Comment by Ruth Anthony-Gardner on March 3, 2016 at 6:20pm

If you just look at monthly temperature departures, February was extraordinary. Preliminary data indicate it was between 1.56 °C and 1.66 °C above 1880's February values. When an El Nino fizzles out, February tends to be heated the most, so this suggests that the 2016 annual average might come in at 1.2 to 1.3 °C above preindustrial.

The Roof is On Fire — Looks like February of 2016 Was 1.5 to 1.7 C ...

The GFS model shows temperatures averaged 1.01 C above the already significantly hotter than normal 1981-2010 baseline. Subsequent observations from separate sources have confirmed this dramatic February temperature spike. We await NASA, NOAA, and JMA observations for a final confirmation.

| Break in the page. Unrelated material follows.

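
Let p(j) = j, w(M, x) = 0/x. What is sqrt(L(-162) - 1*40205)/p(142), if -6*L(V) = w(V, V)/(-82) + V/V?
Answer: I*sqrt(1447386)/852 ≈ 1.4121*I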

Nick Stokes, a retired climate scientist and blogger … published an analysis of the recently released preliminary data fro...… According to this analysis, February temperatures may have been as much as 1.44 C hotter than the 1951 to 1980 NASA baseline. Converting to departures from 1880s values, if these preliminary estimates prove correct, would put the GISS figure at an extreme 1.66 C hotter than 1880s levels for February. If GISS runs 0.1 C cooler than NCAR conversions, as it has over the past few months, then the 1880 to February 2016 temperature rise would be about 1.56 C.

Putting these numbers into context, it looks like we may have already crossed the 1.5 C threshold above 1880s values in the monthly measure during February.

But we should be very clear that monthly departures are not annual departures and the yearly measure for 2016 is less likely to hit or exceed a 1.5 C departure. It’s fair to say, though, that 1.5 C annual departures are imminent and will likely appear within 5-20 years.

If we use the 1997-1998 El Nino year as a baseline,… assuming 2016 will continue to see Equatorial sea surface temperatures continue to cool, we may be looking at a 1.2 to 1.3 C above 1880s average for this year.

Notice how parts of the Arctic are in the above 12 degree C warmer anomaly range.

It's cut down the days ice would freeze above 80° latitude.